I won’t describe my change of heart in depth, but I will say that thankfully I have some wonderful mentors whose excitement for pedagogy and the library’s role in shaping students into lifelong learners helped me develop the empathetic perspective I’d been missing. Of course not all students come to college ready to hit the ground running and start writing research papers. Of course an instruction session, if done correctly, will take students continually further down the path toward mastery of research concepts. These ideas are so obvious to me now, but I often wonder what would have happened if I hadn’t gotten the chance become infected with info lit enthusiasm. I think those of us who are proficient in doing research can easily forget what it’s like to not have those skills or what it took to acquire them. Most library schools require their students to take a course on theories regarding information and its relationship to the user, but applying those abstract theories to a context of teaching and learning can give them greater meaning and help students develop empathy toward novice researchers. Becoming involved in instruction helped me come to understand just why librarians are necessary in a way I hadn’t fully grasped before. Regardless of whether you plan to teach formally, you can gain a greater appreciation for your profession and the importance of information literacy after having a chance to deeply reflect on how students develop and utilize their research skills.

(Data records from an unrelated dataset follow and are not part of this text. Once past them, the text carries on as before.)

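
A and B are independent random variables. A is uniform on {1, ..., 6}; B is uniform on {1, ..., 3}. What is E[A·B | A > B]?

101/12

P(A > B) = 2/3.
Summing AB·P(x,y) over outcomes with A > B gives 101/18.
E[A·B | A > B] = (101/18) / (2/3) = 101/12.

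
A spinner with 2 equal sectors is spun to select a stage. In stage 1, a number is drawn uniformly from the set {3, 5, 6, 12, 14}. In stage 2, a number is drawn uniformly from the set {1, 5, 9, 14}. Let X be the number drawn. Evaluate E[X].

61/8

E[X | stage 1] = (3+5+6+12+14)/5 = 8.
E[X | stage 2] = (1+5+9+14)/4 = 29/4.
E[X] = (1/2)·(8) + (1/2)·(29/4) = 61/8.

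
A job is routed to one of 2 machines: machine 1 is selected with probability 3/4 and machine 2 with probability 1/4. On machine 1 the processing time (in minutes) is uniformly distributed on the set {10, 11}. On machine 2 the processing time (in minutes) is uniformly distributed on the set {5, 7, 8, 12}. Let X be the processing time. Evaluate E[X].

79/8

E[X | machine 1] = (10+11)/2 = 21/2.
E[X | machine 2] = (5+7+8+12)/4 = 8.
By the law of total expectation,
E[X] = (3/4)·(21/2) + (1/4)·(8) = 79/8.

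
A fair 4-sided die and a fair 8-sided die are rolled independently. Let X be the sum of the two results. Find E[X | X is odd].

7

P(X is odd) = 1/2.
Σ over the event: 3·1/16 + 5·1/8 + 7·1/8 + 9·1/8 + 11·1/16 = 7/2.
E[X | X is odd] = (7/2) / (1/2) = 7.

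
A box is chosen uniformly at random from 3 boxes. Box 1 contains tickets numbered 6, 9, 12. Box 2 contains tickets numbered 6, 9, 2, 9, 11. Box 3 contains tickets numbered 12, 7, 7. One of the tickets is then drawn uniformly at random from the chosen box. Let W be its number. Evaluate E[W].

E[W | box 1] = (6+9+12)/3 = 9.
E[W | box 2] = (6+9+2+9+11)/5 = 37/5.
E[W | box 3] = (12+7+7)/3 = 26/3.
By the law of total expectation,
E[W] = (1/3)·(9) + (1/3)·(37/5) + (1/3)·(26/3) = 376/45.

376/45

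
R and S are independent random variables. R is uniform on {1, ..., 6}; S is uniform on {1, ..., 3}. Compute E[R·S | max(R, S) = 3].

27/5

Outcomes with max(R, S) = 3: (1,3), (2,3), (3,1), (3,2), (3,3), each with probability 1/18.
E[R·S | max(R, S) = 3] = (3 + 6 + 3 + 6 + 9) / 5 = 27/5.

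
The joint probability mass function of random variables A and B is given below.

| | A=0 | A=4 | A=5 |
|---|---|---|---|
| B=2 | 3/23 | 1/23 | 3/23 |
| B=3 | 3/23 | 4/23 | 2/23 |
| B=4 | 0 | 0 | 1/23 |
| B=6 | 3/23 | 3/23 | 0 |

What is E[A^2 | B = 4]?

25

P(B = 4) = 1/23.
Σ A^2·P over the event = 25·(1/23) = 25/23.
E[A^2 | B = 4] = (25/23) / (1/23) = 25.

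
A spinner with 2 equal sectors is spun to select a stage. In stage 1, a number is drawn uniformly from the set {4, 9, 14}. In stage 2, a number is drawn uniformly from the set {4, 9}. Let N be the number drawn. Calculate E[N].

31/4

E[N | stage 1] = (4+9+14)/3 = 9.
E[N | stage 2] = (4+9)/2 = 13/2.
By the law of total expectation,
E[N] = (1/2)·(9) + (1/2)·(13/2) = 31/4.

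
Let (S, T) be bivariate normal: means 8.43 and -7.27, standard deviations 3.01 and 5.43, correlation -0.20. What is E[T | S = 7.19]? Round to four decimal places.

For a bivariate normal, E[T | S=x] = μ_T + ρ·(σ_T/σ_S)·(x − μ_S).
E[T | S=7.19] = -7.27 + (-0.20)·(5.43/3.01)·(7.19 − (8.43)) = -7.27 + (-0.3608)·(-1.24) = -6.8226.

-6.8226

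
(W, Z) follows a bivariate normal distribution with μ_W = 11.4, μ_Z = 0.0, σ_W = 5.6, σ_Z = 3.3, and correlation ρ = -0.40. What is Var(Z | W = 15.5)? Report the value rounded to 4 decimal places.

9.1476

Var(Z | W=x) = (1 − ρ²)·σ_Z².
Var(Z | W=15.5) = (3.3)²·(1 − (-0.40)²) = 10.89·0.84 = 9.1476.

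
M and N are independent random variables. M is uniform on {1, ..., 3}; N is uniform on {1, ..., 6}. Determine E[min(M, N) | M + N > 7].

8/3

Outcomes with M + N > 7: (2,6), (3,5), (3,6), each with probability 1/18.
E[min(M, N) | M + N > 7] = (2 + 3 + 3) / 3 = 8/3.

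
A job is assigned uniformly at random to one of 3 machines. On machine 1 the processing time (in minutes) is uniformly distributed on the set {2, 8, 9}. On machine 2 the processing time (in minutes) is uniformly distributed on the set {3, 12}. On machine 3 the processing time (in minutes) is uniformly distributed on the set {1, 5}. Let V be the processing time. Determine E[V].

101/18

E[V | machine 1] = (2+8+9)/3 = 19/3.
E[V | machine 2] = (3+12)/2 = 15/2.
E[V | machine 3] = (1+5)/2 = 3.
By the law of total expectation,
E[V] = (1/3)·(19/3) + (1/3)·(15/2) + (1/3)·(3) = 101/18.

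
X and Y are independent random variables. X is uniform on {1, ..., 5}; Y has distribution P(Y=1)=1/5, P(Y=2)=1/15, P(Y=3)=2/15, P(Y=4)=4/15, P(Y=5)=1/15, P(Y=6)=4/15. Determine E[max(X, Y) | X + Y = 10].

P(X + Y = 10) = 1/15.
Summing max(X,Y)·P(x,y) over outcomes with X + Y = 10 gives 29/75.
E[max(X, Y) | X + Y = 10] = (29/75) / (1/15) = 29/5.

29/5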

“Teaching” comes in many forms.
So when I said we’re not all teachers earlier, I might have been lying. Teaching doesn’t have to come in the form of getting up in front of a class and speaking—in fact, it usually doesn’t. Think back on some of your key learning experiences, and you may find that some of your most important lessons didn’t come from teachers in the traditional sense. I would argue that as a future librarian you’re training to influence how people view and interact with the world around them, and if that’s not a hallmark of teaching, I don’t know what is. I’m currently taking an instruction course which doesn’t actually place a whole lot of emphasis on the act of teaching; our coursework is much more about learning how students learn. I think that’s an important understanding for us to have as future librarians who will undoubtedly in some capacity deal with connecting patrons to information. Being able to conceptualize how that information can become learned knowledge is a powerful tool that can enhance any aspect of librarianship. Whether through teaching or “teaching,” capitalizing on that understanding can help patrons get even more value out of their interactions with the library. So whether you’re in library school to be a cataloguer, an archivist, a reference librarian, or a subject liaison, there is something of value for you in learning about library instruction.
Why does library instruction training matter to you? What kind of teaching training would you like to see in your LIS program? Those of you who have received training in library instruction, what’s the most valuable lesson you’ve picked up along the way?